Yes, then ought to be than.
I was quite surprised the first time I came across this misspelling, which was a few years ago. But the explosion of material published on the internet without the attention of a copy editor (and sometimes even with such attention, as presumably here, the Echo being a reputable newspaper) has made me realize how very widespread it is. (Since there is also a perfectly good word then, it would not be trapped by a simple spellchecker.)
There are plenty of other examples to be found on the web.
And yet I don’t think people commonly misspell ran as (w)ren, or tan as ten. In all core native accents of English the words of the TRAP set are consistently distinguished from those of the DRESS set.
So what’s going on?
In speech, the word than is almost always pronounced in its weak form, ðən.
ˈbetə ðən ˈevə
ˈmɔː ðən ju kʊd biˈliːv
ˈmɔː ðən ˈʌðə dʒæbz
It is difficult to envisage a context in which one would want to accent it, thereby triggering the strong form. (I exclude the obvious one of naming the word rather than using it, as in ”How do you spell ‘than’?”.)

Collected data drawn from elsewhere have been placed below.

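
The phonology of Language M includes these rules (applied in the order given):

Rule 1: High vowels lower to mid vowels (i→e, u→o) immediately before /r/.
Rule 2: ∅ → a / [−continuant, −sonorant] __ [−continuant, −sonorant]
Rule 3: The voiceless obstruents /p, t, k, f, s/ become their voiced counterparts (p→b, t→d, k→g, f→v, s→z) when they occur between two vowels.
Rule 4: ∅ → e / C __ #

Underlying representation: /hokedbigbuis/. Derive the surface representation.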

The only way to trigger an obligatory strong form in ordinary conversation seems to be by resorting to stranding (blog, 28 May 2008).

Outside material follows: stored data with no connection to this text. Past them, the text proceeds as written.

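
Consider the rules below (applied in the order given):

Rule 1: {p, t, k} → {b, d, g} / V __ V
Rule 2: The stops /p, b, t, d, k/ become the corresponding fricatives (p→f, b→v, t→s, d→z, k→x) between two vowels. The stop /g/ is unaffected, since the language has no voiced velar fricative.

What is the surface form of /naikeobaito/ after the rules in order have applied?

Rule 1 (intervocalic voicing): /k/ is a voiceless stop between vowels /i/ and /e/, so it voices to [g]. /t/ is a voiceless stop between vowels /i/ and /o/, so it voices to [d]. /naikeobaito/ → naigeobaido.
Rule 2 (intervocalic spirantization): /b/ is a stop between vowels /o/ and /a/, so it spirantizes to the fricative [v]. /d/ is a stop between vowels /i/ and /o/, so it spirantizes to the fricative [z]. /naigeobaido/ → naigeovaizo.

naigeovaizo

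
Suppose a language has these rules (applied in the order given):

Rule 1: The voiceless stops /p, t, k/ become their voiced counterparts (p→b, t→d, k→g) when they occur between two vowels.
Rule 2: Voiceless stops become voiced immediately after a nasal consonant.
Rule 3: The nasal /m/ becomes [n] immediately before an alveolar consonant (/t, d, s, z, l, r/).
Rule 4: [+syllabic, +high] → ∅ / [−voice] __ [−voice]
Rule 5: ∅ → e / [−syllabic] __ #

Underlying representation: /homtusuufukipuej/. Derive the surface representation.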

The syntax here involves the fronting of a mouse, with the consequence that than is stranded, deprived of the NP it governs. As with prepositions and indeed all other function words, such stranding in English calls for the use of the strong form of the stranded item. The word normally remains unaccented.
I would say
I wonder if anyone actually pronounces the strong form as ðen (to rhyme with ten). That is not inconceivable, given the extreme rarity of strong than and therefore the extreme rarity of opportunities for the language-acquiring child to hear how it is pronounced. (After all, the usual ðən might result from the weakening of any of putative ðen, ðæn, ðʌn, ðɑːn, ðɒn — compare the strong and weak forms of them, at, us, are, from.)
You’d think, though, that most children would have been exposed somewhere along the line to such utterances as Who are you bigger than? Who is Mary younger than? Which of your brothers are you older than?
Nine is one fewer ðən ten. Ten is what nine is one fewer ðæn.